US retail sales grew by 0.4% In January (seasonally adjusted) and fell by 21.4% (unadjusted). The unadjusted fall was in line with historical patterns. The quarterly growth rate however shows a slowdown in the growth rate of retail sales, but the overall pattern of declines is nothing untoward.
What is more important is the backdrop: US GDP growth has been dependent on resilient consumer demand (financed by lower savings and higher borrowing) amidst increasing global economic weakness. A fall back in consumer demand in the current quarter, given the large recent increase in inventory building, would be negative for Q1 2012 GDP and would negatively impact manufacturing and service sector activity. Much of the improvement in global PMI and leading indicators has been due to US economic activity.

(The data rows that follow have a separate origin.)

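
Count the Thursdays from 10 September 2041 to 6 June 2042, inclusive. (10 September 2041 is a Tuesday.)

39

10 September 2041 is a Tuesday; the first Thursday on or after it is 12 September 2041 (2 days later).
From 12 September 2041 to 6 June 2042: 18 + 31 + 30 + 31 + 31 + 28 + 31 + 30 + 31 + 6 = 267 days (rest of September, October, November, December, January, February, March, April, May, June).
267 ÷ 7 = 38 full weeks with remainder 1, so 38 more Thursdays after the first → 39.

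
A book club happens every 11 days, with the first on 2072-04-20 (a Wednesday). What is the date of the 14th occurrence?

The 14th occurrence is 13 intervals after the first: 13 × 11 = 143 days after 2072-04-20.
April has 30 days — 10 days to the end of April leaves 133.
May has 31 days (102 left).
June has 30 days (72 left).
July has 31 days (41 left).
August has 31 days (10 left).
10 days into September → 2072-09-10.

2072-09-10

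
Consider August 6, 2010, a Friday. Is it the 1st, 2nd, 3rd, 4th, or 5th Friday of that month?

1st

Day 6 falls in week ⌈6/7⌉ of the month.
Days 1–7 hold the 1st Friday, 8–14 the 2nd, 15–21 the 3rd, 22–28 the 4th, 29–31 the 5th.
6 is in the range for the 1st.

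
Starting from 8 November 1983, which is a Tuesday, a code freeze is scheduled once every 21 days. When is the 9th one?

24 April 1984

The 9th occurrence is 8 intervals after the first: 8 × 21 = 168 days after 8 November 1983.
November has 30 days — 22 days to the end of November leaves 146.
December has 31 days (115 left).
January has 31 days (84 left).
February has 29 days (55 left).
March has 31 days (24 left).
24 days into April → 24 April 1984.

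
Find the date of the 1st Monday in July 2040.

2040-07-02

The first Monday of July 2040 is July 2.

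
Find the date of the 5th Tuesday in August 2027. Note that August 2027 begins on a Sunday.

August 2027 begins on a Sunday, so the first Tuesday is August 3 (2 days later).
The 5th Tuesday is 4 weeks later: 3 + 28 = 31.

31 August 2027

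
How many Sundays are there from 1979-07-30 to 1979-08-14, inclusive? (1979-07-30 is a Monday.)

1979-07-30 is a Monday; the first Sunday on or after it is 1979-08-05 (6 days later).
From 1979-08-05 to 1979-08-14 is 14 − 5 = 9 days.
9 ÷ 7 = 1 full weeks with remainder 2, so 1 more Sundays after the first → 2.

2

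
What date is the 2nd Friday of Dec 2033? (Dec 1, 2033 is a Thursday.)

Dec 9, 2033

Dec 2033 begins on a Thursday, so the first Friday is Dec 2 (1 day later).
The 2nd Friday is 1 weeks later: 2 + 7 = 9.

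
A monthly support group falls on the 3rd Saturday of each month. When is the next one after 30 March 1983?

16 April 1983

March 1983 starts on a Tuesday; its first Saturday is the 5th, so the 3rd Saturday is the 19th — 19 March 1983.
That is not after 30 March 1983, so look at April 1983.
April 1983 starts on a Friday; its first Saturday is the 2nd, so the 3rd Saturday is the 16th — 16 April 1983.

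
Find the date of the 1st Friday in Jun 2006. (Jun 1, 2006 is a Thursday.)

Jun 2006 begins on a Thursday, so the first Friday is Jun 2 (1 day later).

Jun 2, 2006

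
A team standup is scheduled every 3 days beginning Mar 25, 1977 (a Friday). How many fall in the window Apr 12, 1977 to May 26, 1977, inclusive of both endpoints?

15

Occurrences land 3·i days after Mar 25, 1977 for i = 0, 1, 2, …
Apr 12, 1977 is 18 days after the start; 18 ÷ 3 = 6 remainder 0. First occurrence in the window: #7 on Apr 12, 1977 (6×3 = 18 days in).
May 26, 1977 is 62 days after the start; 62 ÷ 3 = 20 remainder 2. Last occurrence in the window: #21 on May 24, 1977.
Occurrences #7 through #21: 15 in total.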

Eurozone industrial production figures for December and GDP data for Greek and Portuguese GDP show no surprises. The bigger picture here is the sovereign debt crisis, fiscal austerity and the impact on lending in the financial sector. There is no real new information here.
Japanese industrial production increased 3.8% in December, but it is difficult to discern any positive trend given the volatility of the index and recent disruptions due to floods in Thailand. Additionally, an increasing amount of Japanese production is carried out abroad, making it difficult to assess the overall strength of corporate Japan .
Data sourced from the Census Bureau (US), METI (Japan), Eurostat (Europe).